Tino Pertierra

Malas calles

Primero, el gran espectáculo del fútbol que levanta pasiones y entierra hachas de guerra: todos con la bandera francesa ocupando las calles de París para festejar el Campeonato del Mundo. Todos cantando ese himno tan belicoso que es "La Marsellesa" y desfilando como un solo hombre por el Arco de Triunfo. Un espejismo de convivencia, claro. Stéphane es un policía de provincias que llega para unirse a la Brigada de Lucha contra la Delincuencia de Montfermeil, un suburbio que vivió en 2005 jornadas de violencia desenfrenada y que ahora vive una aparente calma. El escenario donde Victor Hugo escribió "Los miserables" está más o menos pacificado bajo el control de líderes de todo tipo con los que la policía mantiene una relación diplomática: tú me das, yo te doy. O miro hacia otro lado.

El policía recién llegado aprenderá pronto los entresijos del lugar y su complejo entramado de relaciones de poder de la mano de sus su compañeros Chris y Gwada, una pareja de veteranos que se las saben todas, sobre todo el cabecilla: brutal o conciliador según le convenga. Sin escrúpulos.

Un dron sobrevuela el barrio. Las ruinas y la miseria conviven con las nuevas tecnologías, esta vez en manos de un crío que pasa de grabar a las vecinas desnudándose a tener en sus manos una prueba visual que podría arruinar las carreras de tres policías. A uno de ellos se le fue la mano en un momento de tensión. Y toda la tensión larvada durante años en esas calles donde los jóvenes no tienen esperanzas y los adultos se conforman con sobrevivir como sea, explota en una espiral de violencia que se alimenta de rencores acumulados y odios que ni los rezos en las mezquitas endulzados por bombones pueden atajar.

Los miserables se mueve con soltura desde el principio por el terreno de un realismo seco y no exento de humor corrosivo, con unos policías que se tratan a la baqueta y basan su profesionalidad más en la contundencia y el manejo de las debilidades ajenas que en la capacidad para empatizar, negociar y apagar fuegos. Confían más en los sprays o las armas intimidatorias que en el valor de la argumentación y la necesidad de usar la palabra como puente y no como lanzallamas. Sus paseos en coche o a pie por las calles donde las miradas son altamente hostiles muestran un catálogo de miserias de todo tipo y rendición: niños que cuentan a su pandilla el recuerdo de cómo un ladrón fue quemado vivo en su país, prostitutas que son unas crías, hombres que tiran a sus mujeres por la ventana o recién llegados de Siria, donde se dedicaban a cortar cabezas, transeúntes que fríen filetes al sol (35 grados dan para mucho, y calientan los ánimos que no veas), trabajadores del circo que buscan al ladrón de un cachorro de león... Es precisamente ese suceso aparentemente banal el que romperá de un zarpazo toda la aparente "normalidad" y abrirá la caja de los truenos.

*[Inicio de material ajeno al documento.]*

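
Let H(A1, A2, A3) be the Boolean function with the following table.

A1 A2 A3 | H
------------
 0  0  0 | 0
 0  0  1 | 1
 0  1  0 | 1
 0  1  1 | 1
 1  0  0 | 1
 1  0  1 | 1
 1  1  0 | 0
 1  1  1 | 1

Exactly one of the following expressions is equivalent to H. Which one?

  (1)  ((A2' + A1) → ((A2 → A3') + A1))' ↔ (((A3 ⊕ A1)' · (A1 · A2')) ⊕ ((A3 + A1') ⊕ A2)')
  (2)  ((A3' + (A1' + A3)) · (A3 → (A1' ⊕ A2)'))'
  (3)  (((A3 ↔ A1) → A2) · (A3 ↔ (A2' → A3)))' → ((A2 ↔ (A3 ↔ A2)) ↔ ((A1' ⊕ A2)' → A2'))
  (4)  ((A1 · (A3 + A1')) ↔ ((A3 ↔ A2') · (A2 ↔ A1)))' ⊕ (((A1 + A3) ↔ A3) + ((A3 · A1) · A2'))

(1): at (0,0,0) it gives 1, but H = 0 — eliminated.
(2): at (0,1,0) it gives 0, but H = 1 — eliminated.
(4): at (0,0,0) it gives 1, but H = 0 — eliminated.
(3) is the remaining candidate, and it agrees with H on all 8 inputs.

3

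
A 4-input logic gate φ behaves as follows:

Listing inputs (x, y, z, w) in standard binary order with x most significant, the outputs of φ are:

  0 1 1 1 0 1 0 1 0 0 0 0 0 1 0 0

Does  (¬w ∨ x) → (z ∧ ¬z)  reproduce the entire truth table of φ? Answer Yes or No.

No

Check the formula against φ row by row:
  x=0, y=0, z=0, w=0: formula gives 0, φ = 0 ✓
  x=0, y=0, z=0, w=1: formula gives 1, φ = 1 ✓
  x=0, y=0, z=1, w=0: formula gives 0, but φ = 1 ✗
Row (0,0,1,0) is a counterexample, so the formula is not equivalent to φ.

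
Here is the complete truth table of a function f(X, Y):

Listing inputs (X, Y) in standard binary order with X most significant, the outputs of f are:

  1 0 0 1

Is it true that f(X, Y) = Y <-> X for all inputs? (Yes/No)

Test each input against both f and the formula:
  X=0, Y=0: formula gives 1, f = 1 ✓
  X=0, Y=1: formula gives 0, f = 0 ✓
  X=1, Y=0: formula gives 0, f = 0 ✓
  X=1, Y=1: formula gives 1, f = 1 ✓
No disagreement on any input; they are logically equivalent.

Yes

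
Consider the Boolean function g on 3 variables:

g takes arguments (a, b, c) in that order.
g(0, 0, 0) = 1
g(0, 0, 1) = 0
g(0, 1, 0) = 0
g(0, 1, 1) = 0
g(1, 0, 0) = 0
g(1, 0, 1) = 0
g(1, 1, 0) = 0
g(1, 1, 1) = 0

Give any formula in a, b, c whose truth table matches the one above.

g(a, b, c) = NOT ((a OR b) OR c)

The output is 1 only when every input is 0 — NOR of all inputs.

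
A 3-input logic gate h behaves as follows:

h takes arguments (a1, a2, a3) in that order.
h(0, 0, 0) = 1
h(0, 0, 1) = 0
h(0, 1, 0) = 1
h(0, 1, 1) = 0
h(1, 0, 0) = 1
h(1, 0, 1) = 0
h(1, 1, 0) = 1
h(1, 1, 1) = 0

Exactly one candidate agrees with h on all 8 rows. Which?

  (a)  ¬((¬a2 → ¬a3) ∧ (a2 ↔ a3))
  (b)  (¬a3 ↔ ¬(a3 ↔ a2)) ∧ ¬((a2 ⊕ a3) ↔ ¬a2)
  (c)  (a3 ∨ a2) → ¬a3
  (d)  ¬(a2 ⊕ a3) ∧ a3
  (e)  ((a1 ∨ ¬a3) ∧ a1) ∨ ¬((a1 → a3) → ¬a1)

(a): at (0,0,0) it gives 0, but h = 1 — eliminated.
(b): at (0,0,0) it gives 0, but h = 1 — eliminated.
(d): at (0,0,0) it gives 0, but h = 1 — eliminated.
(e): at (0,0,0) it gives 0, but h = 1 — eliminated.
That leaves (c). Evaluating it on every row reproduces the table of h exactly.

c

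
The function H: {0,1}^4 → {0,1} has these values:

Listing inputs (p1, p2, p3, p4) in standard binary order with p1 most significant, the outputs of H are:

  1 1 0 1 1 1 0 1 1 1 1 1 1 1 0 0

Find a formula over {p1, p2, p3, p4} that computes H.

H(p1, p2, p3, p4) = NOT ((((((NOT p1 AND NOT p2) AND p3) AND NOT p4) OR (((NOT p1 AND p2) AND p3) AND NOT p4)) OR (((p1 AND p2) AND p3) AND NOT p4)) OR (((p1 AND p2) AND p3) AND p4))

There are just 4 zero rows: (0,0,1,0), (0,1,1,0), (1,1,1,0), (1,1,1,1). Their minterms are ¬p1·¬p2·p3·¬p4, ¬p1·p2·p3·¬p4, p1·p2·p3·¬p4, p1·p2·p3·p4; the OR of those covers precisely the 0-outputs, and negating it yields H.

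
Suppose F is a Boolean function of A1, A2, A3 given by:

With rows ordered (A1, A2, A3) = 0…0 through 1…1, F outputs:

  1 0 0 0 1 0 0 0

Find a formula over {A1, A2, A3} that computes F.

Collect the rows where F=1 — (0,0,0), (1,0,0) — and write one minterm per row: ¬A1·¬A2·¬A3, A1·¬A2·¬A3. Their union (logical OR) reproduces the table exactly.

F(A1, A2, A3) = ((not A1 and not A2) and not A3) or ((A1 and not A2) and not A3)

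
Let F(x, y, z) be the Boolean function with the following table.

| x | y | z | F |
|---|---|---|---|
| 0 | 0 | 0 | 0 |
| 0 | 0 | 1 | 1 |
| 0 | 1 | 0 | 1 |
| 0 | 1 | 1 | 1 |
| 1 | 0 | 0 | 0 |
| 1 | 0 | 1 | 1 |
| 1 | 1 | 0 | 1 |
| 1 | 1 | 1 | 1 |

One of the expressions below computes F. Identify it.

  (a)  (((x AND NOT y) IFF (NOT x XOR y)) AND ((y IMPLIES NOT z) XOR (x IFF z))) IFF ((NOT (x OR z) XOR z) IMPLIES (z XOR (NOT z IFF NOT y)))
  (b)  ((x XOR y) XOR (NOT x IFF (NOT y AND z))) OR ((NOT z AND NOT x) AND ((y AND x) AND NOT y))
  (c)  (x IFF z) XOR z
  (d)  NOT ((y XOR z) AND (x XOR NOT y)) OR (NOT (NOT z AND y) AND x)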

Sin llegar al estallido de rabia colectiva de 2005 (¿de qué sirvió?, pregunta Stéphane al intentar controlar el infierno que se abre a sus pies), "Los miserables" se llena de pronto de furia descontrolada, todo el odio se concentra en espacio y tiempo (forzando un poco las situaciones) y acelera aún más el ritmo hasta alcanzar en sus minutos finales un clímax de brutal desesperación.